Omudhome Ogbru, PharmD
Omudhome Ogbru, PharmD
Dr. Ogbru received his Doctorate in Pharmacy from the University of the Pacific School of Pharmacy in 1995. He completed a Pharmacy Practice Residency at the University of Arizona/University Medical Center in 1996. He was a Professor of Pharmacy Practice and a Regional Clerkship Coordinator for the University of the Pacific School of Pharmacy from 1996-99.
Medical and Pharmacy Editor:
GENERIC NAME: mesalamine
BRAND NAME: Lialda
DRUG CLASS AND MECHANISM: Mesalamine is an oral drug used for treating ulcerative colitis . Lialda is mesalamine in a form that is slowly released in the intestine so that it can be given just once-a-day. Other oral drugs containing mesalamine that are similar to Lialdainclude Asacol, Pentasa, and Apriso. Asacol and Pentasa, however,are given as multiple daily doses. Rowasa .The exact mechanism of mesalamine is not known but is believed to be by reducing inflammation in the colon. Ulcerative colitis and other inflammatory diseases cause excessive production of chemicals (i.e., prostaglandins) that produce inflammation in the colon. Prostaglandins are produced by cyclooxygenase and lipoxygenase enzymes. These enzymes are over-active in individuals with ulcerative colitis. Mesalamine may work by blocking the activity of cyclooxygenase and lipoxygenase, therefore, reducing the production of prostaglandins. Reduced prostaglandin production reduces inflammation in the colon and other symptoms associated with ulcerative colitis. The FDA approved Lialda in January 2007.
GENERIC AVAILABLE: No
PREPARATIONS: Tablets: 1.2 g
STORAGE: Store at room temperature, 15-25 C (59-77 F)
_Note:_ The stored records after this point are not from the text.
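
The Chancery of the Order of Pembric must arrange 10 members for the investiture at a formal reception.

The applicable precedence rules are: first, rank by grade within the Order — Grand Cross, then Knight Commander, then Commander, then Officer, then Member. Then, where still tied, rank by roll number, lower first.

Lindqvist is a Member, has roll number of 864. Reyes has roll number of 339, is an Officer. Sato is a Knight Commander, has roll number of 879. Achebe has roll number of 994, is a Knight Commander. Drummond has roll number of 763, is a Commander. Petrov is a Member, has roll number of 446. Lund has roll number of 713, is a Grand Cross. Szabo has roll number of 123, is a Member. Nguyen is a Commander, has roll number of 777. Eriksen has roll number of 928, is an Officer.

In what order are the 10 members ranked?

Lund, Sato, Achebe, Drummond, Nguyen, Reyes, Eriksen, Szabo, Petrov, Lindqvist

By grade within the Order: Lund (Grand Cross); then Sato and Achebe (Knight Commander); then Drummond and Nguyen (Commander); then Reyes and Eriksen (Officer); then Szabo, Petrov and Lindqvist (Member).
Among Sato and Achebe, by roll number (lower first): Sato (879) before Achebe (994).
Among Drummond and Nguyen, by roll number (lower first): Drummond (763) before Nguyen (777).
Among Reyes and Eriksen, by roll number (lower first): Reyes (339) before Eriksen (928).
Among Szabo, Petrov and Lindqvist, by roll number (lower first): Szabo (123) before Petrov (446) before Lindqvist (864).
Full order: Lund, Sato, Achebe, Drummond, Nguyen, Reyes, Eriksen, Szabo, Petrov, Lindqvist.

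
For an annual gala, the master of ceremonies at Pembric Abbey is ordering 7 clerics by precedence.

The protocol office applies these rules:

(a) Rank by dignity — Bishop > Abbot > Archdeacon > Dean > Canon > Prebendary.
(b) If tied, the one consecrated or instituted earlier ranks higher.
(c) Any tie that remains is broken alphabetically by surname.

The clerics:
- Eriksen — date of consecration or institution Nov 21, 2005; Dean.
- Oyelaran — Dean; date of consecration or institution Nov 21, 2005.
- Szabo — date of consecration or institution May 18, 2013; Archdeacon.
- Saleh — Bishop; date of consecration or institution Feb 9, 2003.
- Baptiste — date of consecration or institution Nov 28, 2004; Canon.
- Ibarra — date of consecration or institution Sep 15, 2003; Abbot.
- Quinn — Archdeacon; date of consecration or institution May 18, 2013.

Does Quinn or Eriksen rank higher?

Quinn

By dignity: Saleh (Bishop); then Ibarra (Abbot); then Quinn and Szabo (Archdeacon); then Eriksen and Oyelaran (Dean); then Baptiste (Canon).
Quinn and Szabo both have date of consecration or institution May 18, 2013, so the next rule applies.
Among Quinn and Szabo, alphabetically by surname: Quinn before Szabo.
Eriksen and Oyelaran both have date of consecration or institution Nov 21, 2005, so the next rule applies.
Among Eriksen and Oyelaran, alphabetically by surname: Eriksen before Oyelaran.
So Quinn takes precedence.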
PRESCRIBED FOR: Lialda is used for inducing remission in patients with active, mild to moderate ulcerative colitis. In clinical studies which compared mesalamine against placebo for 8 weeks, more patients in the mesalamine group achieved remission.
DOSING: The recommended dose is 2.4 g or 4.8 g once daily with a meal. Tablets should be swallowed whole without breaking the coating.
DRUG INTERACTIONS: Specific drug interaction studies have not been conducted with Lialda. Other mesalamine medications have been associated with several drug interactions. Combining mesalamine with drugs that affect kidney function, for example, nonsteroidal antiinflammatory drugs (for example, ibuprofen), may increase the likelihood of kidney dysfunction. Concurrent use of mesalamine and 6-mercaptopurine or azathioprine (Imuran) may increase the likelihood of blood disorders. Mesalamine may increase the blood thinning effect of warfarin (Warfarin).
PREGNANCY: There are no adequate human studies of mesalamine use during pregnancy. Mesalamine is known to cross the placenta into the fetus, but animal studies revealed no evidence of harm to the fetus. Mesalamine should only be used during pregnancy if it is felt that the benefit of its use justifies the unknown risks.
NURSING MOTHERS: Mesalamine is excreted in breast milk. Mesalamine should only be used by nursing mothers if it is felt that the benefit of its use justifies the risk.
SIDE EFFECTS: The most common side effects are headache and flatulence. Hair loss and itching also may occur. Infrequent side effects include increased heart rate, acne, pancreatitis, back pain, fatigue, tremor, ear pain, and blood disorders. Kidney dysfunction has been associated with mesalamine. Kidney function should be evaluated prior to and periodically during mesalamine therapy. Mesalamine may cause an acute intolerance syndrome that resembles a flare of inflammatory bowel disease. Symptoms include cramping, acute abdominal pain, and bloody diarrhea. Fever, headache, itching, and rash also may occur. Symptoms usually subside once mesalamine is discontinued. Since mesalamine is related chemically to aspirin, individuals who are allergic to aspirin should not take mesalamine.